Stockholm University, Department of Physical Geography and Bolin Centre for Climate Research, SE-106 91 Stockholm, Sweden.
CERNAS, Agrarian School of Coimbra, Polytechnic Institute of Coimbra, Coimbra, Portugal.
Sci Total Environ. 2019 Apr 15;661:393-406. doi: 10.1016/j.scitotenv.2019.01.009. Epub 2019 Jan 16.

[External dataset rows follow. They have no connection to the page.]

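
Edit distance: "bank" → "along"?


Word 1: "bank" (length 4)
Word 2: "along" (length 5)
One optimal edit sequence (insert/delete/substitute each cost 1):
  1. insert 'a'  (+1)
  2. substitute 'b' -> 'l'  (+1)
  3. substitute 'a' -> 'o'  (+1)
  4. keep 'n'
  5. substitute 'k' -> 'g'  (+1)
Total edit operations: 4
Edit distance = 4


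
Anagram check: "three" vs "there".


Word 1: "three" → sorted: eehrt
Word 2: "there" → sorted: eehrt
Same letters? eehrt == eehrt
Anagram = Yes


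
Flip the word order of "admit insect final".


Original: "admit insect final"
Words (1..n): admit | insect | final
Reversed (n..1): final | insect | admit
Result = "final insect admit"


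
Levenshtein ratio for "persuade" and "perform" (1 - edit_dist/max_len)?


Word 1: "persuade" (length 8)
Word 2: "perform" (length 7)
One optimal edit sequence:
  1. keep 'p'
  2. keep 'e'
  3. keep 'r'
  4. delete 's'  (+1)
  5. substitute 'u' -> 'f'  (+1)
  6. substitute 'a' -> 'o'  (+1)
  7. substitute 'd' -> 'r'  (+1)
  8. substitute 'e' -> 'm'  (+1)
Edit distance = 5
Max length = max(8, 7) = 8
Similarity = 1 - 5/8
= 0.3750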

Flooding may damage important transportation infrastructures, such as roads, railways and bridges, which need to be well planned and designed to be able to withstand current and possible future climate-driven increases in flood frequencies and magnitudes. This study develops a novel approach to predictive statistical modelling of the probability of flooding at major road-stream intersection sites, where water, sediment and debris can accumulate and cause failure of drainage facilities and associated road damages. Two areas in south-west Sweden, affected by severe floods in August 2014, are used in representative case studies for this development. A set of physical catchment-descriptors (PCDs), characterizing key aspects of topography, morphology, soil type, land use, hydrology (precipitation and soil moisture) and sediment connectivity in the water- and sediment-contributing catchments, are used for the predictive flood modelling. A main novel contribution to such modelling is to integrate the spatiotemporal characteristics of remotely-sensed soil moisture in indices of sediment connectivity (IC), thereby also allowing for investigation of the role of soil moisture in the flood probability for different road-stream intersections. The results suggest five categories of PCDs as especially important for flood probability quantification and identification of particularly flood-prone intersections along roads (railways, etc.) These include: channel slope at the road-stream intersection and average elevation, soil properties (mainly percentage of till), land use cover (mainly percentage of urban areas), and a sediment connectivity index that considers soil moisture in addition to morphology over the catchment.
洪水可能会破坏重要的交通基础设施,如道路、铁路和桥梁,这些基础设施需要经过精心规划和设计,以承受当前和未来可能因气候驱动而增加的洪水频率和规模。本研究提出了一种新的方法,用于对主要道路-溪流交叉口处洪水发生概率进行预测性统计建模,在这些地方,水、泥沙和碎片可能会积聚,并导致排水设施和相关道路损坏。瑞典西南部两个受 2014 年 8 月严重洪水影响的地区被用作该方法的代表性案例研究。一组物理集水区描述符(PCD)用于预测性洪水建模,这些描述符用于描述集水区的地形、形态、土壤类型、土地利用、水文(降水和土壤湿度)和泥沙连通性的关键方面。这种建模的一个主要新颖贡献是将遥感土壤湿度的时空特征整合到泥沙连通性指数(IC)中,从而还可以研究不同道路-溪流交叉口处土壤湿度在洪水概率中的作用。研究结果表明,五个类别 PCD 对于洪水概率量化和识别道路沿线特别容易发生洪水的交叉口(铁路等)尤为重要,这些 PCD 包括:道路-溪流交叉口处的河道坡度和平均海拔、土壤特性(主要是耕作层百分比)、土地利用覆盖(主要是城市面积百分比)以及考虑集水区内土壤湿度的泥沙连通性指数。